In the latest edition of Supermarket Watch, FIAN, GRAIN & StreetNet International highlight workers who produce, process and serve food but are persistently overlooked.

At the beginning of May, on International Workers’ Day, we celebrate the strength and sacrifices of workers all over the world. But there are workers who are persistently overlooked – the millions who labour to produce, process and serve people their food, most of whom are in the informal economy – who we focus on in this edition of Supermarket Watch.

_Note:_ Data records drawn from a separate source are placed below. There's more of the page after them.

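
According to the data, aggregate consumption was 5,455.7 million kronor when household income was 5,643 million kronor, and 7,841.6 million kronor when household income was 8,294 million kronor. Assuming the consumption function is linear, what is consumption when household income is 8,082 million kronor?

C = 7650.8

MPC = (7841.6 − 5455.7)/(8294 − 5643) = 2385.9/2651 = 0.9
a = 5455.7 − 0.9(5643) = 5455.7 − 5078.7 = 377
C = 377 + 0.9(8082) = 377 + 7273.8 = 7650.8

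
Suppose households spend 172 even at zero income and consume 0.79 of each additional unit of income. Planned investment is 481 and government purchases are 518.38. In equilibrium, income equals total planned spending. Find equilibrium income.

Y = C + I + G = 172 + 0.79Y + 481 + 518.38
Y − 0.79Y = 1171.38
0.21Y = 1171.38, so Y = 1171.38/0.21 = 5578

Y = 5578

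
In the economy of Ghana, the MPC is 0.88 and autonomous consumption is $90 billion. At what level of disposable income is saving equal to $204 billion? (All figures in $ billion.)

S = Y − C = -90 + 0.12Y
-90 + 0.12Y = 204, so 0.12Y = 294 and Y = 2450

Y = 2450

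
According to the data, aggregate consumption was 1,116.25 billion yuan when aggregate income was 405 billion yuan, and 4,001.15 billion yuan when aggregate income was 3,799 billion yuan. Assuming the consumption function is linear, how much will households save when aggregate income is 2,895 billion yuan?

MPC = (4001.15 − 1116.25)/(3799 − 405) = 2884.9/3394 = 0.85
a = 1116.25 − 0.85(405) = 1116.25 − 344.25 = 772
C = 772 + 0.85(2895) = 3232.75
S = 2895 − 3232.75 = -337.75

S = -337.75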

Whether we are talking about peasant farmers in Peru, street vendors in Zimbabwe or gig workers delivering food in India, workers across the food system - in production, processing, distribution or preparation - are essential for bringing food to people's tables and yet they remain among the most exploited workers in the world.

 
Peasants and landless farmers are often forcefully removed from ancestral lands by industrial agriculture or pushed out due to climate change and eco-destruction and must struggle to survive. Many migrate to become underpaid and undocumented workers in the agriculture industry of wealthier countries. These are the unseen workers who pick fruits, harvest vegetables, and pack meats for far away consumers — often with no healthcare, legal protection, or right to unionise.
 
In cities, street and market vendors, many of whom are women, face harassment and violence on a daily basis. They provide nutritious and accessible food to low-income communities but are still not recognised as workers providing essential services and typically have no access to any social protections.
 
Then we have the food delivery workers, dependent on a platform economy governed by algorithms that promises freedom and efficiency but only offers them insecurity, arbitrary penalties and meagre pay.
 
Food connects us all, but the people producing and supplying it are often rendered invisible. Their labour is considered "unskilled," their struggles are ignored, and their organising is suppressed. In the month when we celebrate International Workers’ Day, we must own up to the human cost of our increasingly corporatised, exploitative and profoundly unequal food system. Every meal is made possible by workers whose rights — to rest, to organise, to live with dignity — are too often denied. The vast majority of food workers in the global South, and many in the global North, don't have access to basic social protections. With retirement pensions, for instance, after decades of hard work, farmers, fishers, farmworkers and food vendors across nearly the entire global South are either completely without a pension or only get paid a pittance.
 
Food sovereignty cannot be dissociated from labour justice. That means fair wages, healthy and safe working conditions, social protection and collective bargaining. For the millions of workers in the informal economy, it also means ensuring their rights to full legal and social protections and participation in policy-making. This is possible to do, and, for instance, there are examples out there already of global South countries where governments, usually pushed by strong social movements, have enacted public pension systems designed to provide a dignified retirement for small farmers and their families. At the upcoming 113th International Labour Conference in Geneva, governments, workers and employers the world over will be discussing labour standards for both those in the informal economy and those in the platform economy. It is crucial that the needs and interests of food workers, in all their diversity, are front-and-centre in these discussions. 
 
Let's fight together for a food system rooted in solidarity, not exploitation!